Protected by the blood they yet remain enslaved by the world, the flesh, and the devil. The apostle rejoiced greatly in the continuing faith of his children in the faith (Ephesians 1:15 : Colossians 1:4; 1 Thessalonians 1:3), and gave thanks to God when he knew that it “grew exceedingly” (2 Thessalonians 1:3). He was keenly aware of the practical dangers attendant upon a failure of faith in children of God. He stressed heavily that the disasters that overwhelmed Israel in the wilderness, though they were the redeemed of the Lord, can have counterpart in the experience of Christians, for, he says, “these things happened unto them by way of example [Greek, figure]; and they were written [put into God’s historical records] for our admonition upon whom the ends of the ages are come” (1 Corinthians 10:1-13). These disasters befell “most of them” that had been redeemed by the blood of the lamb and brought into liberty and fellowship with God. They were sufficiently spiritual to know thatmanna and water had spiritual counterparts and to partake of these latter:“they did all eat the same spiritual food; and did all drink the same spiritual drink:for they drank of a spiritual rock that went with them:and the rock was Christ.” In the face of these explicit assertions of Scripture as to the spiritual state of those concerned, and in the face of the direct application of their experiences to Christians in Corinth, it is wholly without warrant to say that they were not real believers and that the application here made is to mere professors of this age, not to true believers. Such treatment of Scripture would mean that all but a very small number of the Corinthian Christians were either hypocrites or self-deceived, for of those who were examples for them only three or four of the men who left Egypt did not die in the desert. Jude refers to the same ancient events and says, “I desire to put you in remembrance, though ye know all things once for all, how that the Lord, having saved a people out of the land of Egypt, afterward destroyed them that believed not” (verse 5). This is exactly how Paul warns us in the passage cited, saying, “Neither murmur ye, as some of them murmured and perished by the destroyer” (verse 10).

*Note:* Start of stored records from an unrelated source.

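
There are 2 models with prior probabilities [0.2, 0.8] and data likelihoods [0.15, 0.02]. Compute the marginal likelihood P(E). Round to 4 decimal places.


P(E) = sum over models of P(M_i) * P(E|M_i)
= 0.2*0.15 + 0.8*0.02
= 0.046

0.046


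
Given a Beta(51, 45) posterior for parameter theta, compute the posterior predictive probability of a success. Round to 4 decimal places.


For a Beta-Bernoulli model, the predictive probability is the mean:
P(success) = 51/(51+45) = 51/96 = 0.5312

0.5312


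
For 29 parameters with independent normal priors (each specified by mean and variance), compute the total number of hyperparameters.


A normal prior has 2 hyperparameters per parameter.
Total = 29 * 2 = 58

58


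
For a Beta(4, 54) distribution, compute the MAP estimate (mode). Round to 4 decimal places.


MAP = mode = (a-1)/(a+b-2)
= (4-1)/(4+54-2)
= 3/56 = 0.0536

0.0536


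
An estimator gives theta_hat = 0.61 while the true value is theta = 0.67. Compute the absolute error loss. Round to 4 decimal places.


The absolute error loss is |theta_hat - theta|
= |0.61 - 0.67|
= 0.06

0.06


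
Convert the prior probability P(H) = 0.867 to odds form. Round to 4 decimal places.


P(not H) = 1 - 0.867 = 0.133
Odds = 0.867 / 0.133 = 6.5188

6.5188


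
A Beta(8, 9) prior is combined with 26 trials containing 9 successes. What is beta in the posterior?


In conjugate updating:
beta_posterior = beta_prior + (n - k)
= 9 + (26 - 9)
= 9 + 17 = 26

26


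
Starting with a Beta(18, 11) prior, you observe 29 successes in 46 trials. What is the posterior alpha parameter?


For a Beta-Binomial conjugate model:
Posterior alpha = prior alpha + number of successes
= 18 + 29 = 47

47


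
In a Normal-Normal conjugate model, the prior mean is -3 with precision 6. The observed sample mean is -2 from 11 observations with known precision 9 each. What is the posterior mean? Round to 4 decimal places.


Posterior precision = tau0 + n*tau = 6 + 11*9 = 105
Posterior mean = (tau0*mu0 + n*tau*xbar) / posterior_precision
= (6*-3 + 11*9*-2) / 105
= -216 / 105 = -2.0571

-2.0571


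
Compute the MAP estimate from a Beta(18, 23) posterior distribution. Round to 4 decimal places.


MAP = mode of Beta distribution
= (alpha - 1)/(alpha + beta - 2)
= (18-1)/(18+23-2)
= 17/39 = 0.4359

0.4359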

Therefore there is such a thing as being saved from the Destroyer in Egypt and yet falling under his power in the desert. The blood saves from being condemned at the same time as the world, but did not prevent carnal Christians in Corinth from losing their present life under the chastisement of the Lord (1 Corinthians 11:29-32). To have received eternal redemption from eternal doom by the blood of Christ does not dispense with the need of continuous faith and obedience by the redeemed, if such are to enjoy present communion with their holy Father and escape severe chastisement. To exactly the same effect are the solemn warnings in the parables of Christ and those in Hebrews. The whole Word of God emphasizes the urgent need of a continuous faith and ceaseless obedience in the redeemed of the Lord. Hence the force of the continuous tense in “eth”:heareth, believeth, eateth, drinketh, and the like words. See John 4:13-14; John 6:54; John 6:46 :etc. No backslidden Israelite or backslidden Christian ever has escaped loss and chastisement through redemption by the blood.